Preis der deutschen Schallplattenkritik
Aus der Hand von DK-Kulturkritiker Karl Leitner (rechts) erhielten Dr. Will (links) und San2 den Preis der deutschen Schallplattenkritik.
Claus Woelke
Die beiden Musiker erhielten aus der Hand von DONAUKURIER-Kulturkritiker Karl Leitner den „Preis der deutschen Schallplattenkritik“ im Bereich Blues für das gemeinsam eingespielte Album „Cuffs Off“.
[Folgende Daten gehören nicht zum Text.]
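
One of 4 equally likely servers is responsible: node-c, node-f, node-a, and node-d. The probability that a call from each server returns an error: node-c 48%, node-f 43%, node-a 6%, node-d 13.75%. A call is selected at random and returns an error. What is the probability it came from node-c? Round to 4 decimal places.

0.4334

Since the prior is uniform, the posterior is proportional to the likelihood:
  node-c: 0.48
  node-f: 0.43
  node-a: 0.06
  node-d: 0.1375
Total = 1.1075.
P(node-c | evidence) = 0.48 / 1.1075 ≈ 0.4334.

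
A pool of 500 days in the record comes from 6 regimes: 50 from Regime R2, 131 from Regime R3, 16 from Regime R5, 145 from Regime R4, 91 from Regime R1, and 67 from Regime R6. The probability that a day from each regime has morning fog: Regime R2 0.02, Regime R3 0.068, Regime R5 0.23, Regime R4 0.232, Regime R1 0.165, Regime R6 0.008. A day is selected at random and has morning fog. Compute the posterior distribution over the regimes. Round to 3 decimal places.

By Bayes' rule, posterior ∝ prior × likelihood:
  Regime R2: 0.1 × 0.02 = 0.002
  Regime R3: 0.262 × 0.068 = 0.017816
  Regime R5: 0.032 × 0.23 = 0.00736
  Regime R4: 0.29 × 0.232 = 0.06728
  Regime R1: 0.182 × 0.165 = 0.03003
  Regime R6: 0.134 × 0.008 = 0.001072
Normalizing constant = 0.125558.
P(Regime R2 | fog) = 0.002/0.125558 ≈ 0.016
P(Regime R3 | fog) = 0.017816/0.125558 ≈ 0.142
P(Regime R5 | fog) = 0.00736/0.125558 ≈ 0.059
P(Regime R4 | fog) = 0.06728/0.125558 ≈ 0.536
P(Regime R1 | fog) = 0.03003/0.125558 ≈ 0.239
P(Regime R6 | fog) = 0.001072/0.125558 ≈ 0.009

Regime R2 0.016, Regime R3 0.142, Regime R5 0.059, Regime R4 0.536, Regime R1 0.239, Regime R6 0.009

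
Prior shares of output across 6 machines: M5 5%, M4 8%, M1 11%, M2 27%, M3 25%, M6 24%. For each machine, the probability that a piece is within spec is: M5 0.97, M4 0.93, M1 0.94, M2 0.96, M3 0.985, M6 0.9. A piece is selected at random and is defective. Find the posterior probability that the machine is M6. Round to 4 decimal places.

0.4593

Taking complements, P(defective | each) = M5 0.03, M4 0.07, M1 0.06, M2 0.04, M3 0.015, M6 0.1.
Unnormalized posteriors (prior × likelihood):
  M5: 0.05 × 0.03 = 0.0015
  M4: 0.08 × 0.07 = 0.0056
  M1: 0.11 × 0.06 = 0.0066
  M2: 0.27 × 0.04 = 0.0108
  M3: 0.25 × 0.015 = 0.00375
  M6: 0.24 × 0.1 = 0.024
Total = 0.05225.
P(M6 | evidence) = 0.024 / 0.05225 ≈ 0.4593.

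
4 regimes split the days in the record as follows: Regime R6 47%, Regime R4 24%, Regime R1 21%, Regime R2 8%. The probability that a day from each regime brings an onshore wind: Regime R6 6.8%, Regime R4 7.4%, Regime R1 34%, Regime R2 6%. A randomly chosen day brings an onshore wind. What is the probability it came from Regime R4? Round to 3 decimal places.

0.141

Prior × likelihood for each hypothesis:
  Regime R6: 0.47 × 0.068 = 0.03196
  Regime R4: 0.24 × 0.074 = 0.01776
  Regime R1: 0.21 × 0.34 = 0.0714
  Regime R2: 0.08 × 0.06 = 0.0048
Sum = 0.12592.
P(Regime R4 | evidence) = 0.01776 / 0.12592 ≈ 0.141.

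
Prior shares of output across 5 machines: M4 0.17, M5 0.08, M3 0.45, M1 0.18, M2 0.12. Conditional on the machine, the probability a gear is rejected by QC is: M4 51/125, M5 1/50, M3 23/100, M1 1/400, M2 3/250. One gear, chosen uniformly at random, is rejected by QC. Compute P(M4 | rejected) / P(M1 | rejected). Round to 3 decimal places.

154.133

Compute prior × likelihood for every hypothesis:
  M4: 0.17 × 0.408 = 0.06936
  M5: 0.08 × 0.02 = 0.0016
  M3: 0.45 × 0.23 = 0.1035
  M1: 0.18 × 0.0025 = 0.00045
  M2: 0.12 × 0.012 = 0.00144
Total = 0.17635.
The ratio is 0.06936 / 0.00045 (the normalizer cancels) = 154.133.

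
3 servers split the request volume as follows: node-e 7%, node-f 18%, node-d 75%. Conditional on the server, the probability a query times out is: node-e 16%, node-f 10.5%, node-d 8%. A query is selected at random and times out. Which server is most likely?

Prior × likelihood for each hypothesis:
  node-e: 0.07 × 0.16 = 0.0112
  node-f: 0.18 × 0.105 = 0.0189
  node-d: 0.75 × 0.08 = 0.06
Sum = 0.0901.
Largest term belongs to node-d, so node-d is most probable.

node-d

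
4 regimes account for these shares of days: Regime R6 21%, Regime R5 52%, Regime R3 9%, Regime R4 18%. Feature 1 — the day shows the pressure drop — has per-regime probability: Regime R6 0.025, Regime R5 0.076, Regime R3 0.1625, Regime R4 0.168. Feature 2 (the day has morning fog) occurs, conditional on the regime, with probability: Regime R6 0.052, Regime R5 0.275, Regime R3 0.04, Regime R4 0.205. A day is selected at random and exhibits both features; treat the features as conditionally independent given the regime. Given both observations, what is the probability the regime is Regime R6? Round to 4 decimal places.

0.0152

By Bayes' rule, posterior ∝ prior × likelihood:
  Regime R6: 0.21 × 0.025 × 0.052 = 0.000273
  Regime R5: 0.52 × 0.076 × 0.275 = 0.010868
  Regime R3: 0.09 × 0.1625 × 0.04 = 0.000585
  Regime R4: 0.18 × 0.168 × 0.205 = 0.0061992
Normalizing constant = 0.0179252.
P(Regime R6 | evidence) = 0.000273 / 0.0179252 ≈ 0.0152.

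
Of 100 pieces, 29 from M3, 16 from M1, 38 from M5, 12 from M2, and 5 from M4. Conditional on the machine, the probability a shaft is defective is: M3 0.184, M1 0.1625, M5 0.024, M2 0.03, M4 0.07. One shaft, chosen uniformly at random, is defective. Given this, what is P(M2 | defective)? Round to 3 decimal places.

0.038

By Bayes' rule, posterior ∝ prior × likelihood:
  M3: 0.29 × 0.184 = 0.05336
  M1: 0.16 × 0.1625 = 0.026
  M5: 0.38 × 0.024 = 0.00912
  M2: 0.12 × 0.03 = 0.0036
  M4: 0.05 × 0.07 = 0.0035
Sum = 0.09558.
P(M2 | evidence) = 0.0036 / 0.09558 ≈ 0.038.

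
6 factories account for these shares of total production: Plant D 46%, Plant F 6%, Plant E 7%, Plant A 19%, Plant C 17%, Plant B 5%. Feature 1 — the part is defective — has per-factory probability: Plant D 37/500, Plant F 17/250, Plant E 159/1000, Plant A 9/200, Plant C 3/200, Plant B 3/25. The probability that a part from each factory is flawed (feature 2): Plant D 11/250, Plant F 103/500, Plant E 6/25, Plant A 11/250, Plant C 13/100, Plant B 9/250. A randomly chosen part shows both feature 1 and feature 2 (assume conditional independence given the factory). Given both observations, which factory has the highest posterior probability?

By Bayes' rule, posterior ∝ prior × likelihood:
  Plant D: 0.46 × 0.074 × 0.044 = 0.00149776
  Plant F: 0.06 × 0.068 × 0.206 = 0.00084048
  Plant E: 0.07 × 0.159 × 0.24 = 0.0026712
  Plant A: 0.19 × 0.045 × 0.044 = 0.0003762
  Plant C: 0.17 × 0.015 × 0.13 = 0.0003315
  Plant B: 0.05 × 0.12 × 0.036 = 0.000216
Sum = 0.00593314.
Largest term belongs to Plant E, so Plant E is most probable.

Plant E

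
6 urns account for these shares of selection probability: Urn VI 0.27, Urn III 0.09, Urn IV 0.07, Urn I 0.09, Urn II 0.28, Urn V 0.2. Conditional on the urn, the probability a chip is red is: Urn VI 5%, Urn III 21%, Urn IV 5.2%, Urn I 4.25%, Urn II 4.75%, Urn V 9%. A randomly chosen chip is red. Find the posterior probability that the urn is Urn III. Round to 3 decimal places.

0.266

Prior × likelihood for each hypothesis:
  Urn VI: 0.27 × 0.05 = 0.0135
  Urn III: 0.09 × 0.21 = 0.0189
  Urn IV: 0.07 × 0.052 = 0.00364
  Urn I: 0.09 × 0.0425 = 0.003825
  Urn II: 0.28 × 0.0475 = 0.0133
  Urn V: 0.2 × 0.09 = 0.018
Sum = 0.071165.
P(Urn III | evidence) = 0.0189 / 0.071165 ≈ 0.266.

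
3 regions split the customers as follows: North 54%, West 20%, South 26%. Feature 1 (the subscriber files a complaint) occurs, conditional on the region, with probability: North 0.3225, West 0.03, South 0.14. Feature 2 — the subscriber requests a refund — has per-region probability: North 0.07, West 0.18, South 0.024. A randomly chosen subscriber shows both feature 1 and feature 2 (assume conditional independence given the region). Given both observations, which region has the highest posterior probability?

North

Compute prior × likelihood for every hypothesis:
  North: 0.54 × 0.3225 × 0.07 = 0.0121905
  West: 0.2 × 0.03 × 0.18 = 0.00108
  South: 0.26 × 0.14 × 0.024 = 0.0008736
Total = 0.0141441.
Largest term belongs to North, so North is most probable.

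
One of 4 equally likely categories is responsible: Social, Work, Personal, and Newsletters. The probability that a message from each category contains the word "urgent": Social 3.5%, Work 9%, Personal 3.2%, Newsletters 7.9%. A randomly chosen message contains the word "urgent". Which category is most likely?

Since the prior is uniform, the posterior is proportional to the likelihood:
  Social: 0.035
  Work: 0.09
  Personal: 0.032
  Newsletters: 0.079
Sum = 0.236.
Largest term belongs to Work, so Work is most probable.

Work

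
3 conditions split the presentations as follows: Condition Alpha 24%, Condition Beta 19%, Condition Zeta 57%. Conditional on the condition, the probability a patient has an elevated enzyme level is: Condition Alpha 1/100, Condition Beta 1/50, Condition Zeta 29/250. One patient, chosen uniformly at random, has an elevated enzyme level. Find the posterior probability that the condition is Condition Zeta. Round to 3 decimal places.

0.914

Prior × likelihood for each hypothesis:
  Condition Alpha: 0.24 × 0.01 = 0.0024
  Condition Beta: 0.19 × 0.02 = 0.0038
  Condition Zeta: 0.57 × 0.116 = 0.06612
Total = 0.07232.
P(Condition Zeta | evidence) = 0.06612 / 0.07232 ≈ 0.914.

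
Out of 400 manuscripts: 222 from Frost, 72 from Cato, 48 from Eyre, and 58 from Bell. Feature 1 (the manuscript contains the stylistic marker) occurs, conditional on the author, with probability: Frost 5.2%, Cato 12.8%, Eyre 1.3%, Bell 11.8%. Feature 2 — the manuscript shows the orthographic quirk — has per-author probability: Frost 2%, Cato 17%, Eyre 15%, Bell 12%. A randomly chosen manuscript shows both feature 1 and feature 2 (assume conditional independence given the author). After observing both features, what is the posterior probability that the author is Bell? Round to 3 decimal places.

Prior × likelihood for each hypothesis:
  Frost: 0.555 × 0.052 × 0.02 = 0.0005772
  Cato: 0.18 × 0.128 × 0.17 = 0.0039168
  Eyre: 0.12 × 0.013 × 0.15 = 0.000234
  Bell: 0.145 × 0.118 × 0.12 = 0.0020532
Total = 0.0067812.
P(Bell | evidence) = 0.0020532 / 0.0067812 ≈ 0.303.

0.303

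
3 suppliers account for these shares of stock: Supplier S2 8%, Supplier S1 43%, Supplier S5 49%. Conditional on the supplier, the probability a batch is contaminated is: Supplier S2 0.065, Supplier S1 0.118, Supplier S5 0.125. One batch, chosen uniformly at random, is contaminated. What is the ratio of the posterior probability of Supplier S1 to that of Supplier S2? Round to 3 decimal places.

Unnormalized posteriors (prior × likelihood):
  Supplier S2: 0.08 × 0.065 = 0.0052
  Supplier S1: 0.43 × 0.118 = 0.05074
  Supplier S5: 0.49 × 0.125 = 0.06125
Normalizing constant = 0.11719.
The ratio is 0.05074 / 0.0052 (the normalizer cancels) = 9.758.

9.758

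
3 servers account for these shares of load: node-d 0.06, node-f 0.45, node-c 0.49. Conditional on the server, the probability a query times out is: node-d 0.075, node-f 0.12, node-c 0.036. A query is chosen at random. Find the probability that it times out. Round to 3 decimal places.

Unnormalized posteriors (prior × likelihood):
  node-d: 0.06 × 0.075 = 0.0045
  node-f: 0.45 × 0.12 = 0.054
  node-c: 0.49 × 0.036 = 0.01764
P(timeout) = 0.0045 + 0.054 + 0.01764 = 0.07614 → 0.076.

0.076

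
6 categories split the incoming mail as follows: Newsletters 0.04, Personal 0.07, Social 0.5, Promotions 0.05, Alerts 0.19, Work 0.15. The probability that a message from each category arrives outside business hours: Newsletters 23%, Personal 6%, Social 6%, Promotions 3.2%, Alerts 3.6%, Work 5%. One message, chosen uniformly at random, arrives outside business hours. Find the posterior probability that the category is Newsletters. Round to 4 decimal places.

0.1550

Unnormalized posteriors (prior × likelihood):
  Newsletters: 0.04 × 0.23 = 0.0092
  Personal: 0.07 × 0.06 = 0.0042
  Social: 0.5 × 0.06 = 0.03
  Promotions: 0.05 × 0.032 = 0.0016
  Alerts: 0.19 × 0.036 = 0.00684
  Work: 0.15 × 0.05 = 0.0075
Normalizing constant = 0.05934.
P(Newsletters | evidence) = 0.0092 / 0.05934 ≈ 0.1550.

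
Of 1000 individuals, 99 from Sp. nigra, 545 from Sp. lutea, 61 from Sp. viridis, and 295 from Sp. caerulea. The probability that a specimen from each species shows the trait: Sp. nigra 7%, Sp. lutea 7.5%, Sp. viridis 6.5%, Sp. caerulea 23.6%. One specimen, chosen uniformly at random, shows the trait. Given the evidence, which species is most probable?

Sp. caerulea

Compute prior × likelihood for every hypothesis:
  Sp. nigra: 0.099 × 0.07 = 0.00693
  Sp. lutea: 0.545 × 0.075 = 0.040875
  Sp. viridis: 0.061 × 0.065 = 0.003965
  Sp. caerulea: 0.295 × 0.236 = 0.06962
Total = 0.12139.
Largest term belongs to Sp. caerulea, so Sp. caerulea is most probable.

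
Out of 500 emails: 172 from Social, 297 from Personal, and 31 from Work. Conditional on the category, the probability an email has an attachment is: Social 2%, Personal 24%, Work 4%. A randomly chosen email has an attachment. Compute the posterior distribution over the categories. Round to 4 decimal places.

Social 0.0453, Personal 0.9384, Work 0.0163

By Bayes' rule, posterior ∝ prior × likelihood:
  Social: 0.344 × 0.02 = 0.00688
  Personal: 0.594 × 0.24 = 0.14256
  Work: 0.062 × 0.04 = 0.00248
Sum = 0.15192.
P(Social | attachment) = 0.00688/0.15192 ≈ 0.0453
P(Personal | attachment) = 0.14256/0.15192 ≈ 0.9384
P(Work | attachment) = 0.00248/0.15192 ≈ 0.0163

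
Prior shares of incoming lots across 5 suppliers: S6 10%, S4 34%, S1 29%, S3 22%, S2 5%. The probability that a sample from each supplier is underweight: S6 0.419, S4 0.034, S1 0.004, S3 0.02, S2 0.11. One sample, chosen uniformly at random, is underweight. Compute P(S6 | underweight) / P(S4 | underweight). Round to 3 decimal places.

Compute prior × likelihood for every hypothesis:
  S6: 0.1 × 0.419 = 0.0419
  S4: 0.34 × 0.034 = 0.01156
  S1: 0.29 × 0.004 = 0.00116
  S3: 0.22 × 0.02 = 0.0044
  S2: 0.05 × 0.11 = 0.0055
Total = 0.06452.
The ratio is 0.0419 / 0.01156 (the normalizer cancels) = 3.625.

3.625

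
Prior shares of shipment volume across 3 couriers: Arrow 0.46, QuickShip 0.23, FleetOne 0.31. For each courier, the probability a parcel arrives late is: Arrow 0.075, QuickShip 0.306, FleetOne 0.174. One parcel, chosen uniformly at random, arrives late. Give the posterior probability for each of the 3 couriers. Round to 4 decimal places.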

In der Laudatio heißt es, dass sich Dr. Will schon vor Jahren mit dem New-Orleans-Virus infiziert und dass dieser Bazillus bei den Aufnahmen zu dem prämierten Album seine Wirkung auf ganz besondere Weise entfaltet hätte. Der Longplayer sei ein „großer Wurf“. San2 und Dr. Will arbeiten seit gut einem Jahrzehnt häufig zusammen und laden sich immer wieder gegenseitig zu ihren Konzerten ein.
Fotostrecke: San2 & Soulpatrol feat. Dr. Will

 

Neues Album mit namhaften Produzenten


San2 präsentierte neben den bereits bekannten Soul- und Bluesnummern neues Material. Ab kommender Woche gehen er und seine Musiker in die Mastermix-Studios in Unterföhring, eine Woche darauf folgen die Gesangs- und Bläseraufnahmen in London. Als Produzenten stehen in München Jan Krause und in London Geoff Gascoyne bereit. Der 51-Jährige gilt unter Kennern als Hochkaräter. Er zupfte den Bass bei Everything But The Girl („Missing“ war ein Nummer-eins-Hit), arbeitete mit Van Morrison und Lisa Stansfield (Welthit 1989 mit „All Around The World“). Vor allem aber gilt er als Entdecker von Jamie Cullum. An dessen ersten beiden, 2003 veröffentlichten Erfolgsalben „Pointless Nostalgic“ und „Twentysomething“ war er maßgeblich beteiligt. Cullum bezeichnete ihn einst als seinen „musikalischen Papa“. Sieben Jahre lang tourte Gascoyne mit dem Piano-Irrwisch aus Essex und gilt nach wie vor als der wohl gefragteste Kontrabassist der Insel.
 
San2 & Soul Patrol
Einmal mehr in großer Form: San2 bei seinem Auftritt mit der Soul Patrol in der Neuen Welt.
Claus Woelke
„Hold On To Me“, eine Nummer aus dem bislang noch namenlosen Longplayer, klang in der Neuen Welt bereits vielversprechend. „Auf die neuen Songs haben wir mit die beste Resonanz bekommen“, sagt Daniel Gall am Tag nach dem Konzert. Das neue Album seiner Soul Patrol soll ab März 2016 im Handel sein und wird bis auf eine Coverversion ausschließlich selbstgeschriebene Nummern von Geoff Gascoyne, Bassist Dominik Palmer (früher bei Eisbrecher und Claudia Koreck) und Gall enthalten. Der 36-jährige, in München lebende Musiker, spricht im Vorfeld selbstbewusst von seiner „mit Abstand besten Platte“.